What is laughter, what is joy, when the world is ever burning? Shrouded by darkness, would you not seek the light?
Behold this beautiful body, a mass of sores, a heaped-up (lump), diseased, much thought of, in which nothing lasts, nothing persists.
Thoroughly worn out is this body, a nest of diseases, perishable. This putrid mass breaks up. Truly, life ends in death.
Life gourds cast away in autumn are these dove-hued bones. What pleasure is there in looking at them?
Of bones is (this) city made, plastered with flesh and blood. Herein are stored decay, death, conceit, and detraction.
Even ornamented royal chariots wear out. So too the body reaches old age. But the Dhamma of the Good grows not old. Thus do the Good reveal it among the Good.
The man of little learning grows old like the ox. His muscles grow; his wisdom grows not.
Through many a birth in samsara, wandered I, seeking, but not finding, the builder of this house. Sorrowful is it to be born again and again.

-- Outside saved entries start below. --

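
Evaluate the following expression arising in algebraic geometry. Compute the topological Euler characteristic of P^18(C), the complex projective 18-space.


The complex projective space P^18 has one cell in each even real dimension 0, 2, ..., 36.
The cohomology groups are H^{2k}(P^18) = Z for k = 0,...,18, and 0 otherwise.
Euler characteristic = sum of Betti numbers = 1 per even-dimensional cohomology group.
chi(P^18) = 18 + 1 = 19

19


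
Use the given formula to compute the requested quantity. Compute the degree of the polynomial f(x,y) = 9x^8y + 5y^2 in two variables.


Examine each term for its total degree (sum of exponents).
  Term '9x^8y' has total degree 8+1 = 9.
  Term '5y^2' has total degree 0+2 = 2.
The maximum total degree among all terms is 9.

9


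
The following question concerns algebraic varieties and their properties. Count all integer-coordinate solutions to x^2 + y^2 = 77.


Systematically check integer values of x where x^2 <= 77.
For each valid x, check if 77 - x^2 is a perfect square.
Total integer solutions found: 0

0


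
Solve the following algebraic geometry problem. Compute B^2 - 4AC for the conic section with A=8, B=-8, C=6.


The discriminant of a conic Ax^2 + Bxy + Cy^2 + ... = 0 is B^2 - 4AC.
B^2 = (-8)^2 = 64
4AC = 4*8*6 = 192
Discriminant = 64 - 192 = -128

-128


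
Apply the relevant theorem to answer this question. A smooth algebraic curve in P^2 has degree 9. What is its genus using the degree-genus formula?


Using the genus formula for smooth plane curves:
g = (d-1)(d-2)/2
g = (9-1)(9-2)/2
g = 8*7/2
g = 56/2 = 28

28


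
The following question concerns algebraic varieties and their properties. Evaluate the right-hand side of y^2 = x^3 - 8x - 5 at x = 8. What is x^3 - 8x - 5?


Compute x^3 - 8x - 5 at x = 8:
x^3 = 8^3 = 512
(-8)*x = (-8)*8 = -64
Sum: 512 - 64 - 5 = 443

443


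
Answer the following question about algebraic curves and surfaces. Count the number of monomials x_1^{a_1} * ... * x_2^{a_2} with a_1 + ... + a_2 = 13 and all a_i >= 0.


The number of degree-13 monomials in 2 variables is C(d+n-1, n-1).
= C(13+2-1, 2-1) = C(14, 1)
= 14

14


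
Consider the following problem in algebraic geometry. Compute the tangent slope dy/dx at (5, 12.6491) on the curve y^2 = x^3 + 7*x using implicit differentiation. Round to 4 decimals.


Using implicit differentiation of y^2 = x^3 + 7*x:
2y * dy/dx = 3x^2 + 7
dy/dx = (3x^2 + 7)/(2y)
Numerator: 3*5^2 + 7 = 82
Denominator: 2*12.6491 = 25.2982
dy/dx = 82/25.2982 = 3.2413

3.2413


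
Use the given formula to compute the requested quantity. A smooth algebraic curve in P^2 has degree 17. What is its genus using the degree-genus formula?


Using the genus formula for smooth plane curves:
g = (d-1)(d-2)/2
g = (17-1)(17-2)/2
g = 16*15/2
g = 240/2 = 120

120


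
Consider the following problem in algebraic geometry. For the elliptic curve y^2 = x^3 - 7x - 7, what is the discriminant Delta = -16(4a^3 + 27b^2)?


Compute each component:
4a^3 = 4*(-7)^3 = 4*(-343) = -1372
27b^2 = 27*(-7)^2 = 27*49 = 1323
4a^3 + 27b^2 = -1372 + 1323 = -49
Delta = -16*(-49) = 784

784


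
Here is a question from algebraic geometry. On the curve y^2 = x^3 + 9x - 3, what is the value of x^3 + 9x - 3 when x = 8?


Compute x^3 + 9x - 3 at x = 8:
x^3 = 8^3 = 512
9*x = 9*8 = 72
Sum: 512 + 72 - 3 = 581

581


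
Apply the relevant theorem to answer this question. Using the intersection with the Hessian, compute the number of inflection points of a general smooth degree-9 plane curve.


For a general smooth plane curve C of degree d, the inflection points are
the intersection of C with its Hessian curve, which has degree 3(d-2).
By Bezout, the total intersection number is d * 3(d-2) = 9 * 21 = 189.
For a general curve every flex is ordinary, so each contributes
multiplicity 1 to C·Hess(C), and the number of distinct inflection
points is 3d(d-2).
Inflection points = 3*9*(9-2) = 3*9*7 = 189

189


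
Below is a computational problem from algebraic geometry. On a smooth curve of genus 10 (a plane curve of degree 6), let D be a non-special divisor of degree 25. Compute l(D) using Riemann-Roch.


First, compute the genus of a smooth plane curve of degree 6:
g = (d-1)(d-2)/2 = (6-1)(6-2)/2 = 10
For a non-special divisor D (i.e., h^1(D) = 0), Riemann-Roch gives:
l(D) = deg(D) - g + 1
Since deg(D) = 25 >= 2g - 1 = 19, D is non-special.
l(D) = 25 - 10 + 1 = 16

16


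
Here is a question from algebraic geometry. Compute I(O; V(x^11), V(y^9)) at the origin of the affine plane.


The intersection multiplicity of V(x^a) and V(y^b) at the origin is:
I(O; V(x^11), V(y^9)) = dim_k(k[x,y]/(x^11, y^9))
A basis for k[x,y]/(x^11, y^9) is the set of monomials x^i * y^j
where 0 <= i < 11 and 0 <= j < 9.
The number of such monomials is 11 * 9 = 99

99


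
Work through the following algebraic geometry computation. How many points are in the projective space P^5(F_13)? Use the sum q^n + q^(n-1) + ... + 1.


P^5(F_13) has (q^(n+1) - 1)/(q - 1) points.
= 13^5 + 13^4 + 13^3 + 13^2 + 13^1 + 13^0
= 371293 + 28561 + 2197 + 169 + 13 + 1
= 402234

402234


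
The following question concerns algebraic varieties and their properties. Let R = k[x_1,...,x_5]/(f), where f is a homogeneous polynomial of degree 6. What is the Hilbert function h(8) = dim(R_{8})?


For R = k[x_1,...,x_n]/(f) with f homogeneous of degree e:
The Hilbert series is (1 - t^e)/(1 - t)^n.
So h(d) = C(d+n-1, n-1) - C(d-e+n-1, n-1) for d >= e.
With n=5, e=6, d=8:
C(8+5-1, 5-1) = C(12, 4) = 495
C(8-6+5-1, 5-1) = C(6, 4) = 15
h(8) = 495 - 15 = 480

480


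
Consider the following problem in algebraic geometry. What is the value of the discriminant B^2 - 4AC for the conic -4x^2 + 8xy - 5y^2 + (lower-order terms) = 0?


The discriminant of a conic Ax^2 + Bxy + Cy^2 + ... = 0 is B^2 - 4AC.
B^2 = 8^2 = 64
4AC = 4*(-4)*(-5) = 80
Discriminant = 64 - 80 = -16

-16


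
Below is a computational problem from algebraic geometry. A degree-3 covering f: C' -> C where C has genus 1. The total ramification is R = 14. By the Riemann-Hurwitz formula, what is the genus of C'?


Riemann-Hurwitz formula: 2g' - 2 = d(2g - 2) + R
Given: d = 3, g = 1, R = 14
2g' - 2 = 3*(2*1 - 2) + 14
2g' - 2 = 3*0 + 14
2g' - 2 = 0 + 14 = 14
2g' = 16
g' = 8

8


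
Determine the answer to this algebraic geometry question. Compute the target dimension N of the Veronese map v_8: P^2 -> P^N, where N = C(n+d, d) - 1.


The Veronese embedding v_d: P^n -> P^N maps each point to all
degree-d monomials in n+1 homogeneous coordinates.
N = C(n+d, d) - 1
N = C(2+8, 8) - 1
N = C(10, 8) - 1
C(10, 8) = 45
N = 45 - 1 = 44

44


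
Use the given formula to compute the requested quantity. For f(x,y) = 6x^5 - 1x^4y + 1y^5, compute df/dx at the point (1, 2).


df/dx = 5*6*x^4 + 4*(-1)*x^3*y
At (1,2): 5*6*1^4 + 4*(-1)*1^3*2
= 30 - 8
= 22

22


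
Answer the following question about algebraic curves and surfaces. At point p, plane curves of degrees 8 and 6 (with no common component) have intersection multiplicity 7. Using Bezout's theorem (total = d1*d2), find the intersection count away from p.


By Bezout's theorem, the total intersection number is d1 * d2.
Total = 8 * 6 = 48
Intersection multiplicity at p = 7
Remaining intersections = 48 - 7 = 41

41


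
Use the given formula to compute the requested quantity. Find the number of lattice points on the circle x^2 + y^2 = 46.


Systematically check integer values of x where x^2 <= 46.
For each valid x, check if 46 - x^2 is a perfect square.
Total integer solutions found: 0

0


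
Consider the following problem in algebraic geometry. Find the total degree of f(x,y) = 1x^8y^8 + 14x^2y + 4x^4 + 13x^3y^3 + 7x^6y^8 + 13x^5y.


Examine each term for its total degree (sum of exponents).
  Term '1x^8y^8' has total degree 8+8 = 16.
  Term '14x^2y' has total degree 2+1 = 3.
  Term '4x^4' has total degree 4+0 = 4.
  Term '13x^3y^3' has total degree 3+3 = 6.
  Term '7x^6y^8' has total degree 6+8 = 14.
  Term '13x^5y' has total degree 5+1 = 6.
The maximum total degree among all terms is 16.

16


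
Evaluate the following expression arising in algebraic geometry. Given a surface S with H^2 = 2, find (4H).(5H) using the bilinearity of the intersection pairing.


Using bilinearity of the intersection pairing on a surface S:
(aH).(bH) = ab * (H.H)
We have H^2 = 2.
D.E = (4H).(5H) = 4*5*2
= 20*2
= 40

40


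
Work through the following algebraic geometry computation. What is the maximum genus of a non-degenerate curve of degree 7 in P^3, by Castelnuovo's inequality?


Castelnuovo's bound: write d - 1 = m(r-1) + epsilon with 0 <= epsilon < r-1.
d - 1 = 7 - 1 = 6
r - 1 = 3 - 1 = 2
6 = 3*2 + 0, so m = 3, epsilon = 0
pi(d, r) = m(m-1)(r-1)/2 + m*epsilon
= 3*2*2/2 + 3*0
= 12/2 + 0
= 6 + 0 = 6

6


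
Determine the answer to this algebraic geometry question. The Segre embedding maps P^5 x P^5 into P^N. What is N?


The Segre embedding maps P^m x P^n into P^N via
all products of coordinates from each factor.
N = (m+1)(n+1) - 1
N = (5+1)(5+1) - 1
N = 6*6 - 1
N = 36 - 1 = 35

35


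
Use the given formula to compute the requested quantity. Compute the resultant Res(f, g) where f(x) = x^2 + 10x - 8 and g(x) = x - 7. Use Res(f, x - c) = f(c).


For Res(f, x - c), we evaluate f at x = c.
f(7) = 7^2 + 10*7 - 8
= 49 + 70 - 8
= 119 - 8 = 111
Res(f, g) = 111

111


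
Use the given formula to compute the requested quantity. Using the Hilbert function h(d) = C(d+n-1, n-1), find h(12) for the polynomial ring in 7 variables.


The Hilbert function for the polynomial ring in 7 variables is:
h(d) = C(d+n-1, n-1)
h(12) = C(12+7-1, 7-1) = C(18, 6)
= 18! / (6! * 12!)
= 18564

18564


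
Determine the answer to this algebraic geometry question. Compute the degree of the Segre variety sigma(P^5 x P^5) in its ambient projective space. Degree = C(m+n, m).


The degree of the Segre variety P^5 x P^5 is C(m+n, m).
= C(10, 5)
= 252

252


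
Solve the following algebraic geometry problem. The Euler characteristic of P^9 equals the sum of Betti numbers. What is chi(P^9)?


The complex projective space P^9 has one cell in each even real dimension 0, 2, ..., 18.
The cohomology groups are H^{2k}(P^9) = Z for k = 0,...,9, and 0 otherwise.
Euler characteristic = sum of Betti numbers = 1 per even-dimensional cohomology group.
chi(P^9) = 9 + 1 = 10

10


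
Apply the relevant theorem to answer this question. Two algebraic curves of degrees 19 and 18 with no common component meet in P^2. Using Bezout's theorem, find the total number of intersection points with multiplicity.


Bezout's theorem states the intersection count equals the product of degrees.
Intersection count = 19 * 18 = 342

342


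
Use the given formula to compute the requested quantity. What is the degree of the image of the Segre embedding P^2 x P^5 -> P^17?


The degree of the Segre variety P^2 x P^5 is C(m+n, m).
= C(7, 2)
= 21

21


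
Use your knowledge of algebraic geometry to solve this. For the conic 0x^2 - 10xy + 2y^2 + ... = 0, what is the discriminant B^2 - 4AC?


The discriminant of a conic Ax^2 + Bxy + Cy^2 + ... = 0 is B^2 - 4AC.
B^2 = (-10)^2 = 100
4AC = 4*0*2 = 0
Discriminant = 100 + 0 = 100

100


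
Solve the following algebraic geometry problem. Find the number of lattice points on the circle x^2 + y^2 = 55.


Systematically check integer values of x where x^2 <= 55.
For each valid x, check if 55 - x^2 is a perfect square.
Total integer solutions found: 0

0


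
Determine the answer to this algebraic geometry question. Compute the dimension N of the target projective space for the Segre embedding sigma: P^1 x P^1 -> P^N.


The Segre embedding maps P^m x P^n into P^N via
all products of coordinates from each factor.
N = (m+1)(n+1) - 1
N = (1+1)(1+1) - 1
N = 2*2 - 1
N = 4 - 1 = 3

3


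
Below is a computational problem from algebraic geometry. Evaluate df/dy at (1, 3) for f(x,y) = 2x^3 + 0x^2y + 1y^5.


df/dy = 0*x^2 + 5*1*y^4
At (1,3): 0*1^2 + 5*1*3^4
= 0 + 405
= 405

405


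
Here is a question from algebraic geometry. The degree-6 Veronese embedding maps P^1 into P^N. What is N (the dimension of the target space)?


The Veronese embedding v_d: P^n -> P^N maps each point to all
degree-d monomials in n+1 homogeneous coordinates.
N = C(n+d, d) - 1
N = C(1+6, 6) - 1
N = C(7, 6) - 1
C(7, 6) = 7
N = 7 - 1 = 6

6


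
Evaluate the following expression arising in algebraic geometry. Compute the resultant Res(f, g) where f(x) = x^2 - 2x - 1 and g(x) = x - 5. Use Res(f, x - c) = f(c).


For Res(f, x - c), we evaluate f at x = c.
f(5) = 5^2 - 2*5 - 1
= 25 - 10 - 1
= 15 - 1 = 14
Res(f, g) = 14

14


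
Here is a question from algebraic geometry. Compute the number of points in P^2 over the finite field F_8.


P^2(F_8) has (q^(n+1) - 1)/(q - 1) points.
= 8^2 + 8^1 + 8^0
= 64 + 8 + 1
= 73

73


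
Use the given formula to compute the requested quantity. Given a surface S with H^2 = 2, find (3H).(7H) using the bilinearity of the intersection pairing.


Using bilinearity of the intersection pairing on a surface S:
(aH).(bH) = ab * (H.H)
We have H^2 = 2.
D.E = (3H).(7H) = 3*7*2
= 21*2
= 42

42


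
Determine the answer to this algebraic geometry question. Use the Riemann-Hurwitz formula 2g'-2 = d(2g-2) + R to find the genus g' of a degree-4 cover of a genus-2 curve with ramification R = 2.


Riemann-Hurwitz formula: 2g' - 2 = d(2g - 2) + R
Given: d = 4, g = 2, R = 2
2g' - 2 = 4*(2*2 - 2) + 2
2g' - 2 = 4*2 + 2
2g' - 2 = 8 + 2 = 10
2g' = 12
g' = 6

6


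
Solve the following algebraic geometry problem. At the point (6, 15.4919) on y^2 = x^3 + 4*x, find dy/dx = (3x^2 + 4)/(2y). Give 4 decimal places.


Using implicit differentiation of y^2 = x^3 + 4*x:
2y * dy/dx = 3x^2 + 4
dy/dx = (3x^2 + 4)/(2y)
Numerator: 3*6^2 + 4 = 112
Denominator: 2*15.4919 = 30.9838
dy/dx = 112/30.9838 = 3.6148

3.6148


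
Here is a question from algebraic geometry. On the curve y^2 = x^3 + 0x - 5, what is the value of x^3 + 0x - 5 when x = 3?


Compute x^3 + 0x - 5 at x = 3:
x^3 = 3^3 = 27
0*x = 0*3 = 0
Sum: 27 + 0 - 5 = 22

22


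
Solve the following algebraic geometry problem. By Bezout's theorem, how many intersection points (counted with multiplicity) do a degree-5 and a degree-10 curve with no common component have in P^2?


Bezout's theorem states the intersection count equals the product of degrees.
Intersection count = 5 * 10 = 50

50


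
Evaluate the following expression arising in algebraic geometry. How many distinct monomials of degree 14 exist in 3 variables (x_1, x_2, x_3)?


The number of degree-14 monomials in 3 variables is C(d+n-1, n-1).
= C(14+3-1, 3-1) = C(16, 2)
= 120

120


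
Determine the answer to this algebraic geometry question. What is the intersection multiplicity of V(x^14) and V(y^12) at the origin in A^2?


The intersection multiplicity of V(x^a) and V(y^b) at the origin is:
I(O; V(x^14), V(y^12)) = dim_k(k[x,y]/(x^14, y^12))
A basis for k[x,y]/(x^14, y^12) is the set of monomials x^i * y^j
where 0 <= i < 14 and 0 <= j < 12.
The number of such monomials is 14 * 12 = 168

168


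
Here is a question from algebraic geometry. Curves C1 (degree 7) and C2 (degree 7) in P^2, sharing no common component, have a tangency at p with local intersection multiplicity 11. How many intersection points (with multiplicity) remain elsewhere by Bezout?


By Bezout's theorem, the total intersection number is d1 * d2.
Total = 7 * 7 = 49
Intersection multiplicity at p = 11
Remaining intersections = 49 - 11 = 38

38


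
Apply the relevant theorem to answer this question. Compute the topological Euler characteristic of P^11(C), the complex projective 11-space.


The complex projective space P^11 has one cell in each even real dimension 0, 2, ..., 22.
The cohomology groups are H^{2k}(P^11) = Z for k = 0,...,11, and 0 otherwise.
Euler characteristic = sum of Betti numbers = 1 per even-dimensional cohomology group.
chi(P^11) = 11 + 1 = 12

12


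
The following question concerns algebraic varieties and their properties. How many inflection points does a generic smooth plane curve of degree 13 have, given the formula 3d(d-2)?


For a general smooth plane curve C of degree d, the inflection points are
the intersection of C with its Hessian curve, which has degree 3(d-2).
By Bezout, the total intersection number is d * 3(d-2) = 13 * 33 = 429.
For a general curve every flex is ordinary, so each contributes
multiplicity 1 to C·Hess(C), and the number of distinct inflection
points is 3d(d-2).
Inflection points = 3*13*(13-2) = 3*13*11 = 429

429


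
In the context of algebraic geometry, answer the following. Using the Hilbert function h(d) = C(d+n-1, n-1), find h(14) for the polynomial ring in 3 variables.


The Hilbert function for the polynomial ring in 3 variables is:
h(d) = C(d+n-1, n-1)
h(14) = C(14+3-1, 3-1) = C(16, 2)
= 16! / (2! * 14!)
= 120

120


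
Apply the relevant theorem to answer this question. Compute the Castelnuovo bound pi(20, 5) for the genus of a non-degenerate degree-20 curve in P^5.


Castelnuovo's bound: write d - 1 = m(r-1) + epsilon with 0 <= epsilon < r-1.
d - 1 = 20 - 1 = 19
r - 1 = 5 - 1 = 4
19 = 4*4 + 3, so m = 4, epsilon = 3
pi(d, r) = m(m-1)(r-1)/2 + m*epsilon
= 4*3*4/2 + 4*3
= 48/2 + 12
= 24 + 12 = 36

36


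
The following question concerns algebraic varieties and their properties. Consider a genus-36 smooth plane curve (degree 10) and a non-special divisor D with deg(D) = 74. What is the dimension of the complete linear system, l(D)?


First, compute the genus of a smooth plane curve of degree 10:
g = (d-1)(d-2)/2 = (10-1)(10-2)/2 = 36
For a non-special divisor D (i.e., h^1(D) = 0), Riemann-Roch gives:
l(D) = deg(D) - g + 1
Since deg(D) = 74 >= 2g - 1 = 71, D is non-special.
l(D) = 74 - 36 + 1 = 39

39


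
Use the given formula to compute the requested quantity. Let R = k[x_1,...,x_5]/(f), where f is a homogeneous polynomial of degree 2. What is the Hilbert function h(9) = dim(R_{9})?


For R = k[x_1,...,x_n]/(f) with f homogeneous of degree e:
The Hilbert series is (1 - t^e)/(1 - t)^n.
So h(d) = C(d+n-1, n-1) - C(d-e+n-1, n-1) for d >= e.
With n=5, e=2, d=9:
C(9+5-1, 5-1) = C(13, 4) = 715
C(9-2+5-1, 5-1) = C(11, 4) = 330
h(9) = 715 - 330 = 385

385


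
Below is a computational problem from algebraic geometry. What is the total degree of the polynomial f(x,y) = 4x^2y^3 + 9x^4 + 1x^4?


Examine each term for its total degree (sum of exponents).
  Term '4x^2y^3' has total degree 2+3 = 5.
  Term '9x^4' has total degree 4+0 = 4.
  Term '1x^4' has total degree 4+0 = 4.
The maximum total degree among all terms is 5.

5


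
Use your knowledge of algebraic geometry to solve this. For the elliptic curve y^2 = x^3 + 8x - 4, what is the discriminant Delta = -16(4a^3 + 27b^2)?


Compute each component:
4a^3 = 4*8^3 = 4*512 = 2048
27b^2 = 27*(-4)^2 = 27*16 = 432
4a^3 + 27b^2 = 2048 + 432 = 2480
Delta = -16*2480 = -39680

-39680


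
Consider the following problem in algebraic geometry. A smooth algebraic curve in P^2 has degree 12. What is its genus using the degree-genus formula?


Using the genus formula for smooth plane curves:
g = (d-1)(d-2)/2
g = (12-1)(12-2)/2
g = 11*10/2
g = 110/2 = 55

55


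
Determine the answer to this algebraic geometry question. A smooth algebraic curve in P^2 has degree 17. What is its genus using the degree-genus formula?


Using the genus formula for smooth plane curves:
g = (d-1)(d-2)/2
g = (17-1)(17-2)/2
g = 16*15/2
g = 240/2 = 120

120


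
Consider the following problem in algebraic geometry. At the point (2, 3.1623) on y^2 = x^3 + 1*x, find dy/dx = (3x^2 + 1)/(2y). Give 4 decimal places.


Using implicit differentiation of y^2 = x^3 + 1*x:
2y * dy/dx = 3x^2 + 1
dy/dx = (3x^2 + 1)/(2y)
Numerator: 3*2^2 + 1 = 13
Denominator: 2*3.1623 = 6.3246
dy/dx = 13/6.3246 = 2.0555

2.0555


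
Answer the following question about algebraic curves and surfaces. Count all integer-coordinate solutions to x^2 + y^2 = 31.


Systematically check integer values of x where x^2 <= 31.
For each valid x, check if 31 - x^2 is a perfect square.
Total integer solutions found: 0

0


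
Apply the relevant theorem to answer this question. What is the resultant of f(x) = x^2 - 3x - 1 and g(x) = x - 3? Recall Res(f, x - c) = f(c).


For Res(f, x - c), we evaluate f at x = c.
f(3) = 3^2 - 3*3 - 1
= 9 - 9 - 1
= 0 - 1 = -1
Res(f, g) = -1

-1


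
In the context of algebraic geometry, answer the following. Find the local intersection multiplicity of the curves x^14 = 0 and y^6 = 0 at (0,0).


The intersection multiplicity of V(x^a) and V(y^b) at the origin is:
I(O; V(x^14), V(y^6)) = dim_k(k[x,y]/(x^14, y^6))
A basis for k[x,y]/(x^14, y^6) is the set of monomials x^i * y^j
where 0 <= i < 14 and 0 <= j < 6.
The number of such monomials is 14 * 6 = 84

84


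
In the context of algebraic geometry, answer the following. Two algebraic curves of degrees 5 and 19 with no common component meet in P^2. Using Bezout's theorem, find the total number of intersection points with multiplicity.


Bezout's theorem states the intersection count equals the product of degrees.
Intersection count = 5 * 19 = 95

95


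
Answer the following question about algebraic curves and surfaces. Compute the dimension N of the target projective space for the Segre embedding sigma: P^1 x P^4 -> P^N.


The Segre embedding maps P^m x P^n into P^N via
all products of coordinates from each factor.
N = (m+1)(n+1) - 1
N = (1+1)(4+1) - 1
N = 2*5 - 1
N = 10 - 1 = 9

9


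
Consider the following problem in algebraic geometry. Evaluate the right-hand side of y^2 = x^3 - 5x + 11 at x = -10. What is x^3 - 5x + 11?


Compute x^3 - 5x + 11 at x = -10:
x^3 = (-10)^3 = -1000
(-5)*x = (-5)*(-10) = 50
Sum: -1000 + 50 + 11 = -939

-939


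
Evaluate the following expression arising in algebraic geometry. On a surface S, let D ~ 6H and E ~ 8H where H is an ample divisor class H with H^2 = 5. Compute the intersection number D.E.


Using bilinearity of the intersection pairing on a surface S:
(aH).(bH) = ab * (H.H)
We have H^2 = 5.
D.E = (6H).(8H) = 6*8*5
= 48*5
= 240

240


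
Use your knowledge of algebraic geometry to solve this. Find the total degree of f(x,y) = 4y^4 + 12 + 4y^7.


Examine each term for its total degree (sum of exponents).
  Term '4y^4' has total degree 0+4 = 4.
  Term '12' has total degree 0+0 = 0.
  Term '4y^7' has total degree 0+7 = 7.
The maximum total degree among all terms is 7.

7


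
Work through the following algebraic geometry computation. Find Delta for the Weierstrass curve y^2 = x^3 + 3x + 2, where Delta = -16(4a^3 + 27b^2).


Compute each component:
4a^3 = 4*3^3 = 4*27 = 108
27b^2 = 27*2^2 = 27*4 = 108
4a^3 + 27b^2 = 108 + 108 = 216
Delta = -16*216 = -3456

-3456


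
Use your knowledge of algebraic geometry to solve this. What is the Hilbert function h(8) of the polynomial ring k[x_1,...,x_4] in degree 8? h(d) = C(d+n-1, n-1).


The Hilbert function for the polynomial ring in 4 variables is:
h(d) = C(d+n-1, n-1)
h(8) = C(8+4-1, 4-1) = C(11, 3)
= 11! / (3! * 8!)
= 165

165


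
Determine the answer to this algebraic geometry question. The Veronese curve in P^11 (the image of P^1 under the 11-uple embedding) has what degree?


The rational normal curve in P^11 is the image of P^1 under the 11-uple Veronese.
A general hyperplane in P^11 pulls back to a degree-11 form on P^1, which has 11 zeros,
so the curve meets a general hyperplane in 11 points. Degree = 11.

11


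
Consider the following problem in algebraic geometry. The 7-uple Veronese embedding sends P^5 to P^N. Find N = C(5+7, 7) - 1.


The Veronese embedding v_d: P^n -> P^N maps each point to all
degree-d monomials in n+1 homogeneous coordinates.
N = C(n+d, d) - 1
N = C(5+7, 7) - 1
N = C(12, 7) - 1
C(12, 7) = 792
N = 792 - 1 = 791

791


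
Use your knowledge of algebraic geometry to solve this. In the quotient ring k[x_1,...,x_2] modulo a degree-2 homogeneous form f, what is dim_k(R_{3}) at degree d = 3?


For R = k[x_1,...,x_n]/(f) with f homogeneous of degree e:
The Hilbert series is (1 - t^e)/(1 - t)^n.
So h(d) = C(d+n-1, n-1) - C(d-e+n-1, n-1) for d >= e.
With n=2, e=2, d=3:
C(3+2-1, 2-1) = C(4, 1) = 4
C(3-2+2-1, 2-1) = C(2, 1) = 2
h(3) = 4 - 2 = 2

2


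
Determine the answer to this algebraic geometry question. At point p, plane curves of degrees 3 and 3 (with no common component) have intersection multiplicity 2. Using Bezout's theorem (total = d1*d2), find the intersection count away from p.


By Bezout's theorem, the total intersection number is d1 * d2.
Total = 3 * 3 = 9
Intersection multiplicity at p = 2
Remaining intersections = 9 - 2 = 7

7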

O house-builder! Thou art seen. Thou shalt build no house again. All thy rafters are broken. Thy ridge-pole is shattered. My mind has attained the unconditioned. Achieved is the end of craving.
They who have not led the Holy Life, who in youth had not acquired wealth, pine away like old herons at a pond without fish.
They who have not led the Holy Life, who in youth had not acquired wealth, he like worn out bows, sighing after the past.